Once the PSDCTD had been launched, an evaluation of its effectiveness was undertaken, based on monitoring a cohort of patients. This cohort showed a significant decrease in the intensity of depressive symptoms at 3 months, in comparison with those who abandoned the treatment (Alvarado et al, 2005a). Factors reducing the effectiveness of treatment included comorbidity and psychosocial complications. There was a drop-out rate of 19.5% from the programme within the first 3 months (Alvarado et al, 2005b). These results were known by the Ministry of Finance during the budget negotiations of 2004; nonetheless, a further increase in resources was agreed to extend the activities of the programme throughout Chile. Successful experiences with other health programmes (maternal and child health, chronic diseases, and so on) helped to convince policy makers to support the programme, and this was facilitated by the coincidental introduction of a National Mental Health Plan. There were five activities that were critical to the success of the PSDCTD:

  • the definition of evidence-based activities that were feasible to be implemented in primary care clinics

  • ongoing training of primary care teams, through short courses and ongoing joint consultations (mental health professionals reviewed clinical cases with primary care teams)

  • additional resources for the recruitment of mental health professionals and purchase of medication

  • better coordination between primary and specialist care

    (ensuring continuity of care)

  • training and ongoing support for local and regional mental health managers (regional and municipal).

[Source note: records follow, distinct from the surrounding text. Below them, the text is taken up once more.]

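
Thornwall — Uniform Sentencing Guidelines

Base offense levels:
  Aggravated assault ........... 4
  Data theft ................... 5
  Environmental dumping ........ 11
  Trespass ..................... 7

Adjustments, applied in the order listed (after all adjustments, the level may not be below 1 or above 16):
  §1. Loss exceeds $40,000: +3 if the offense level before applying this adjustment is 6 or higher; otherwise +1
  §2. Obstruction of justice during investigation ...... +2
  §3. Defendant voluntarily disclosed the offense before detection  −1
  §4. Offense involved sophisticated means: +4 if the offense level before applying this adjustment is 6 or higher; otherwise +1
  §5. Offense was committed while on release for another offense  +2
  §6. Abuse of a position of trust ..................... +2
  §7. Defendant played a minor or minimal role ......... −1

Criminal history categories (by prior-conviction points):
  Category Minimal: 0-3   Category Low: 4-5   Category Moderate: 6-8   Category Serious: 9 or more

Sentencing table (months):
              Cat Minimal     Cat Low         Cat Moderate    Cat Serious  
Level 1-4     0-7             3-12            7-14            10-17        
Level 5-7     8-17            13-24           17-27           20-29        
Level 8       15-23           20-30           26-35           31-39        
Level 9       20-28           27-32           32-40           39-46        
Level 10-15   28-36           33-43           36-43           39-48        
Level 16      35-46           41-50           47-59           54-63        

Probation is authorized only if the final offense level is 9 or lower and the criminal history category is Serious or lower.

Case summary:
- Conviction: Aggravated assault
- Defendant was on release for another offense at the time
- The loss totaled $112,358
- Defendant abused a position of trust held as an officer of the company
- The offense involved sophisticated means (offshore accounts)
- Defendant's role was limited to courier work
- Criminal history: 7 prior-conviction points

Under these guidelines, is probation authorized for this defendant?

Yes

Base offense level for aggravated assault: 4.
§1 applies (level before this adjustment is 4 < 6, so +1): 4 + 1 = 5.
§3 does not apply.
§4 applies (level before this adjustment is 5 < 6, so +1): 5 + 1 = 6.
§5 applies: 6 + 2 = 8.
§6 applies: 8 + 2 = 10.
§7 applies: 10 − 1 = 9.
Final offense level: 9.
Criminal history: 7 prior points → Category Moderate (6-8).
Level 9 falls in the 9 band.
Grid: Level 9 × Category Moderate = 32-40 months.
Probation check: level 9 ≤ 9 and category Moderate ≤ Serious → eligible.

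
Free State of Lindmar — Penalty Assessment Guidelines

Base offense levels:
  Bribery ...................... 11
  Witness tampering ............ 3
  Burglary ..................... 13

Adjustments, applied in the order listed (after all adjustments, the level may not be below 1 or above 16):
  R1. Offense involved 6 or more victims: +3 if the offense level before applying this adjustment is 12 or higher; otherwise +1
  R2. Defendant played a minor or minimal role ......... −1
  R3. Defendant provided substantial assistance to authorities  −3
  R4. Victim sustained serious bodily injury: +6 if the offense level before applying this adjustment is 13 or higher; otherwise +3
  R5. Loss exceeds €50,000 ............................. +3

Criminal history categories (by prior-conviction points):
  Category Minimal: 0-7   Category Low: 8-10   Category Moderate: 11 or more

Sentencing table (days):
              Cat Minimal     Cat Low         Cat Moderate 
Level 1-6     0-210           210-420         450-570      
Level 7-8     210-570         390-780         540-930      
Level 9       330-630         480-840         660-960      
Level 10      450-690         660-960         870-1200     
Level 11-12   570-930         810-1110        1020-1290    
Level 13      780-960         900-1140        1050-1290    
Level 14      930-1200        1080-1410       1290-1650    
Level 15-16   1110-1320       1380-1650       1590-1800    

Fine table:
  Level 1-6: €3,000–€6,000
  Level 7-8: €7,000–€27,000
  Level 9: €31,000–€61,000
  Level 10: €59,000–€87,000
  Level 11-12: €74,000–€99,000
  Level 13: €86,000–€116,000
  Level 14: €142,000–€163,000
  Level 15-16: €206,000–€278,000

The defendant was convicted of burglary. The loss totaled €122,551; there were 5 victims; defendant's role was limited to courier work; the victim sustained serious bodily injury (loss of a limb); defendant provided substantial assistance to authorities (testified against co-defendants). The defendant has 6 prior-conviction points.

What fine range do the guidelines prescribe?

Base offense level for burglary: 13.
R2 applies: 13 − 1 = 12.
R3 applies: 12 − 3 = 9.
R4 applies (level before this adjustment is 9 < 13, so +3): 9 + 3 = 12.
R5 applies: 12 + 3 = 15.
Final offense level: 15.
Level 15 falls in the 15-16 band.
Fine table: Level 15-16 → €206,000–€278,000.

€206,000–€278,000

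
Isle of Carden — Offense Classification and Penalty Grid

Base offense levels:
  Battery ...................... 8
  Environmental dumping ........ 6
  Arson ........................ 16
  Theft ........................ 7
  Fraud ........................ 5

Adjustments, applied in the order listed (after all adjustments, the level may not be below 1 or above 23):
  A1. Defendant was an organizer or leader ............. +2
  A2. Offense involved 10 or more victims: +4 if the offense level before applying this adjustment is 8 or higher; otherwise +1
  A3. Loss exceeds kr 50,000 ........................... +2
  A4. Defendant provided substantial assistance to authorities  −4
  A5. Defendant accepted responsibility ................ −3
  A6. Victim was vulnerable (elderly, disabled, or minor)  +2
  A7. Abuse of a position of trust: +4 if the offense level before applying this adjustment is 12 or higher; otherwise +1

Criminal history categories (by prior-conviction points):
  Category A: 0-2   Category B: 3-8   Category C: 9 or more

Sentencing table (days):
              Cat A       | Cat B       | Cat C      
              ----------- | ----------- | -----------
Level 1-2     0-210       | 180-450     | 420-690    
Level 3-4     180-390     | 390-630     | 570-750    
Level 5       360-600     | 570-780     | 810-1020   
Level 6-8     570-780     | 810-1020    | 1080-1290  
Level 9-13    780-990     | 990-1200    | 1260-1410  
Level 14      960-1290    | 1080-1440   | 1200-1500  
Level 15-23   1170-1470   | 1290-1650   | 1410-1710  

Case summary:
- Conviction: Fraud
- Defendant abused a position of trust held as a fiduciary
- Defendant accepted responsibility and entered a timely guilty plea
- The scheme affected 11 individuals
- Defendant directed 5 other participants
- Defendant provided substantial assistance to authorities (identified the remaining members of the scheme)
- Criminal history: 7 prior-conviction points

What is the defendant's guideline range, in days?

Base offense level for fraud: 5.
A1 applies: 5 + 2 = 7.
A2 applies (level before this adjustment is 7 < 8, so +1): 7 + 1 = 8.
A4 applies: 8 − 4 = 4.
A5 applies: 4 − 3 = 1.
A7 applies (level before this adjustment is 1 < 12, so +1): 1 + 1 = 2.
Final offense level: 2.
Criminal history: 7 prior points → Category B (3-8).
Level 2 falls in the 1-2 band.
Grid: Level 1-2 × Category B = 180-450 days.

180-450 days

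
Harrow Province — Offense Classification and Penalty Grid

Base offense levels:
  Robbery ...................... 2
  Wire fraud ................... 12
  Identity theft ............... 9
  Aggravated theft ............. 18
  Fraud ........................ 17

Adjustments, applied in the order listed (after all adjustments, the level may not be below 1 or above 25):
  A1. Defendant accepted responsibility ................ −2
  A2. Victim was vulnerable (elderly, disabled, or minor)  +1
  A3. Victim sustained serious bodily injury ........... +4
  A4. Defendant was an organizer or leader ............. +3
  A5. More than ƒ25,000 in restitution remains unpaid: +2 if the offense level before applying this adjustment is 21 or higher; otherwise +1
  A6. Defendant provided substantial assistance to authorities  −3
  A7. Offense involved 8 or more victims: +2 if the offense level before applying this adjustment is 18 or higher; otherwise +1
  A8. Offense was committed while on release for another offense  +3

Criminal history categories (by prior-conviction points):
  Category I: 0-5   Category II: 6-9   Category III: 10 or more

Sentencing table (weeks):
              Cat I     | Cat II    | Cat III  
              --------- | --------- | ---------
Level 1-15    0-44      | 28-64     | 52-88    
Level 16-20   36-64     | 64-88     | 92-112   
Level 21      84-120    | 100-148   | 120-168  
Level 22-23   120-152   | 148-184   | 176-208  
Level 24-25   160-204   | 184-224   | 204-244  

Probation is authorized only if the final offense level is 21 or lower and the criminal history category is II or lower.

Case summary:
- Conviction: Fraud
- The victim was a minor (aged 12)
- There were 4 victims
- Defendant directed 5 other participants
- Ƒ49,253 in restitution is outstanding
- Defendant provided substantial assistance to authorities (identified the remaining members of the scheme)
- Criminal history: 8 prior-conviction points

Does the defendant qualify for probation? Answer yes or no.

Base offense level for fraud: 17.
A1 does not apply.
A2 applies: 17 + 1 = 18.
A3 does not apply.
A4 applies: 18 + 3 = 21.
A5 applies (level before this adjustment is 21 ≥ 21, so +2): 21 + 2 = 23.
A6 applies: 23 − 3 = 20.
Final offense level: 20.
Criminal history: 8 prior points → Category II (6-9).
Level 20 falls in the 16-20 band.
Grid: Level 16-20 × Category II = 64-88 weeks.
Probation check: level 20 ≤ 21 and category II ≤ II → eligible.

Yes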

A multidisciplinary team at the Ministry of Health led this initiative, advocating for more resources with authorities at the Ministries of Health and Finance, supporting local management teams, as well as negotiating with various actors involved in implementing the PSDCTD. This team gradually institutionalised the programme (incorporating depression among the country’s top health priorities and ensuring the continuous flow of resources), something crucial for the sustainability of this policy.

Conclusion

The PSDCTD has been active for 8 years and is seen as an example of a successful policy in terms of coverage, effectiveness and sustainability. Chile is one of the few middle-income countries that has implemented a national programme for the treatment of depression in primary care with good results and we believe this experience could be emulated by other countries.